The University of WA has confirmed it will introduce Consent Matters, an online course which uses animated stick figures to illustrate what is and what is not consent to sex.
News that some universities in other States have made it compulsory for students to pass the course to be able to graduate provoked outrage this week.
A spokeswoman said UWA would introduce Consent Matters as part of its sexual health and relationships education strategy, but there were no plans to make it compulsory “at this stage”.
She said the university’s residential colleges were likely to use the online modules before they were offered more broadly across the campus.
WA’s other four universities said they were not using the Consent Matters course, designed by London company Epigeum, though several were rolling out consent training in response to a Human Rights Commission report which found one in five students had been sexually harassed in a university setting in 2016.
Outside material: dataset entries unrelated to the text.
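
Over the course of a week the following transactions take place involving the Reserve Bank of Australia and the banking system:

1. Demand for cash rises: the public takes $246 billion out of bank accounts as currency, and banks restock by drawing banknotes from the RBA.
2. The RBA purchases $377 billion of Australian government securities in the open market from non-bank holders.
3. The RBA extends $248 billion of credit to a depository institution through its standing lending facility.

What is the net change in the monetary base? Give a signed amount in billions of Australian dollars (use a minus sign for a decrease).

+$625 billion

RBA balance sheet:
  Assets:      Securities +$377B, Loans to banks +$248B
  Liabilities: Bank reserves +$379B, Currency in circulation +$246B
Commercial banking system:
  Assets:      Reserves at CB +$379B
  Liabilities: Checkable deposits +$131B, Borrowings from CB +$248B
Monetary base = currency + reserves: +$246B + (+$379B) = +$625 billion.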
National Union of Students women’s officer Kate Crossin said the program was a cheap alternative to evidence-based courses that could change campus behaviour.
“It isn’t a proper solution,” she said. “It’s a cheap, bandaid approach.”
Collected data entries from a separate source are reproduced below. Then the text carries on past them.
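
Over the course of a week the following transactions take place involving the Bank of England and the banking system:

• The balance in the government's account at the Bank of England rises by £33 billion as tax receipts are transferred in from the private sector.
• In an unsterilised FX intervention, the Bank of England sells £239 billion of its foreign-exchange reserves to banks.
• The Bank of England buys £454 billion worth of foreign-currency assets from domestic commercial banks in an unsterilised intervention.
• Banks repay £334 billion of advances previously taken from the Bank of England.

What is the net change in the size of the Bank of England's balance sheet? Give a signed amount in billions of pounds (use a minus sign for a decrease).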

Cowan MP Anne Aly, a former university professor who has developed sexual harassment training, criticised the online course as a “tick-the-box” exercise.
“While I think it may go some way to raising awareness … it certainly will not change behaviour,” she said.
UWA student guild president Megan Lee said consent training should be made compulsory for all students.
“The Guild thinks it is positive that the university is engaging with this issue and would like to see the university striving to exceed the national standards for education prevention,” she said.
The UWA spokeswoman said Consent Matters was designed to be used with workshops and face-to-face training.
“It is rarely used as a stand-alone resource,” she said.